TWN Info Service on Health Issues (Nov09/04)
23 November 2009
Third World Network

Palestinian women suffer as Israel violates CEDAW

While the Israeli occupation of Palestine severely affects the entire population, women and children bear specific consequences. This article describes the various forms of abuse and human rights violations suffered by women under occupation.

The following story is reproduced with permission from IPS and South-North Development Monitor SUNS #6810, 9 November 2009  

With best wishes
Evelyne Hong

Middle East: Palestinian women suffer as Israel violates CEDAW
By Mel Frykberg, IPS, Ramallah, 5 November 2009

Palestinian women continue to suffer abuse and denial of basic human rights at the hands of Israeli settlers and soldiers in the Occupied Palestinian Territories.

This is in flagrant violation of Israel's obligations as a signatory to the UN Convention on the Elimination of All Forms of Discrimination Against Women (CEDAW). CEDAW is the first international human rights treaty devoted to the rights of women.

According to the Convention, discrimination against women represents a violation of the principles of equality and human dignity, and is considered an obstacle to the participation of women, on an equal footing with men, in the political, social, economic and cultural life of their country.

The Convention obliges all state parties to take appropriate measures, legislative and non-legislative, to prohibit all forms of discrimination against women. Israel is a state party to CEDAW which it ratified in 1991. The Palestinian Women's Centre for Legal Aid and Counselling (WCLAC) in Ramallah recently released a report "Submission to the Field Mission of the Special Committee to Investigate Israeli Practices Affecting the Human Rights of the Palestinian People and Other Arabs of the Occupied Territories".

In the report, WCLAC says women and children bear specific consequences of the Israeli occupation.

"The Israeli occupation impacts on the lives of Palestinian women at every juncture.
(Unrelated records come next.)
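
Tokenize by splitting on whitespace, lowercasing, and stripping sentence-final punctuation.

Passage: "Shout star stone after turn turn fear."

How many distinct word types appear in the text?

6

Distinct types: {after, fear, shout, star, stone, turn}
V = 6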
From sexual harassment and assault, discriminatory treatment of Palestinian female prisoners to being forced to give birth at Israeli checkpoints," Dima Nashashibi from WCLAC told IPS.

Palestinian women have regularly been attacked and assaulted by Israeli settlers in the occupied West Bank where they are often the only people at home during the day as their men folk are at work. The women and their children have been shoved, stoned and shot at or have had teargas canisters thrown into their homes while Israeli soldiers looked on and did nothing to stop the settlers.

"I couldn't run. My pregnancy was too far advanced and there was nowhere to hide," Amna Salman Rabaye, 31, from the Bedouin village of At Tuwani in the southern West Bank, told IPS.

Rabaye was seven months pregnant at the time and was grazing her sheep when a security guard from the adjacent illegal Israeli settlement of Ma'on assaulted her.

"We saw a group of masked Israeli settlers armed with sticks and chains heading towards us. The younger shepherds ran and managed to escape leaving me with the flock of sheep," Rabaye told IPS.

"It was physically impossible for me to run and I also didn't want the settlers to kill or steal my sheep. The security guard pushed me over." Fortunately, Rabaye didn't miscarry.

Giving birth in the occupied territories can be a deadly game of Russian Roulette. "We are continuing to have cases of Palestinian women being forced to give birth at Israeli checkpoints," says Mutasem Awad from The Palestine Red Crescent Society (PRCS) in Ramallah.

"Sometimes, the women don't have the necessary Israeli permits to pass through while at other times, they are delayed for hours leading to the death of newborns," Awad told IPS.

Even if the women are able to reach local health centres, the doctors employed there are not always available to give the women the necessary attention due to Israel's strict limitations on Palestinian movement.

The more than 600 Israeli checkpoints and roadblocks, which cripple Palestinian movement in the West Bank, have also adversely affected the education of female students.

Female students in this conservative society, in greater numbers than males, prefer to stay at home to avoid being harassed and humiliated or exposed to attack at the checkpoints.

Palestinian women and children in East Jerusalem have also been subjected to home evictions and violence by Israeli security forces and settlers as well as threats of sexual assault.

"My daughter was assaulted by Israeli soldiers and police when they evicted us from our homes and threw us on to the streets," Nadia Hanoun told IPS.

The Hanouns, and a number of other Palestinian families, have been forced to live in tents outside their homes in East Jerusalem to make way for Israeli settlers who claim that the Hanoun's and other Palestinian homes belong to them.

According to CEDAW, it is the responsibility of the state and the Israeli occupation forces to prevent and punish such acts of violence and ensure reparations. This is not being done.